1970, Le Camboudin, village perdu du Morbihan. Alfréd Le Bossenec, 10 ans bientôt, porte le même prénom que son grand-père dont il partage aussi le jour de naissance, à soixante ans de distance.

Sa mère, manutentionnaire chez Ker Viande et alcoolique notoire, l’a affublé en plus d’un accent aigu sur le e et l’élève seule depuis que son père s’est fait la malle juste avant sa naissance.

Mais le vénérable papi Alfred vit en face et c’est chez lui qu’il passe le plus de temps en-dehors de l’école, à se gaver de pâté de lapin maison.

Mais le jour où une nouvelle institutrice, Mlle Annie, arrive à l’école, rien ne va pas plus au Camboudin : le cœur d’Alfréd s’emballe – et avec lui celui des autres habitants. Alfred-le-Vieux finira-t-il par déclarer sa flamme à Victoire ? Odette restera-t-elle célibataire ? Et quid de Roger, disparu il y a longtemps, mais dont l’âme semble être enfermée dans une urne au bistrot ?

Les amours d’Alfréd est le second roman de Maude Mihami, une libraire bretonne, qui nous donne à lire ici un roman particulièrement nostalgique et jubilatoire. Ce deuxième titre est la suite directe de son précédent roman Les dix vœux d’Alfréd et ce fut une nouvelle fois un vrai régal de lecture.

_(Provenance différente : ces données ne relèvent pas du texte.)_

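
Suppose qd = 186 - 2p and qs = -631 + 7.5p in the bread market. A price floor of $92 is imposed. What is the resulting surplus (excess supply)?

Equilibrium price would be p* = 86, so the floor at 92 binds.
At p = 92: qd = 2, qs = 59.
Surplus = 59 − 2 = 57.

Surplus = 57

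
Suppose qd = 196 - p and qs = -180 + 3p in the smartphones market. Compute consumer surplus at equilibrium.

Equilibrium: 196 - p = -180 + 3p gives p* = 94, q* = 102.
Demand choke price (qd = 0): p = 196.
CS = ½(196 − 94)(102) = 5202.

Consumer surplus = 5202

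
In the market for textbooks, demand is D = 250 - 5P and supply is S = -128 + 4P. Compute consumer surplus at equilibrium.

Equilibrium: 250 - 5P = -128 + 4P gives P* = 42, Q* = 40.
Demand choke price (D = 0): P = 50.
CS = ½(50 − 42)(40) = 160.

Consumer surplus = 160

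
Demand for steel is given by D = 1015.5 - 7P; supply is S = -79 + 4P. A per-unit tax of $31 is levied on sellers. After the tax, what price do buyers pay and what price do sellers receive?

Buyers pay 2437/22, sellers receive 1755/22

Pre-tax equilibrium: P* = 99.5, Q* = 319.
Tax on sellers shifts supply to S = -79 + 4(P − 31) = -203 + 4P.
1015.5 - 7P = -203 + 4P gives buyer price Pb = 2437/22; sellers receive Ps = 2437/22 − 31 = 1755/22.
New quantity: Q = 1015.5 − 7(2437/22) = 2641/11.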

J’ai adoré ce récit à la fois pétillant, drôle, émouvant, qui pose un regard tendre sur la vieillesse et sur l’enfance. Les personnages sont attachants et en premier lieu ce petit Alfréd, gamin intelligent un peu trop gros, qui passe son temps avec son grand-père et les amis de celui-ci dans une petite bourgade bretonne où il ne se passe jamais rien.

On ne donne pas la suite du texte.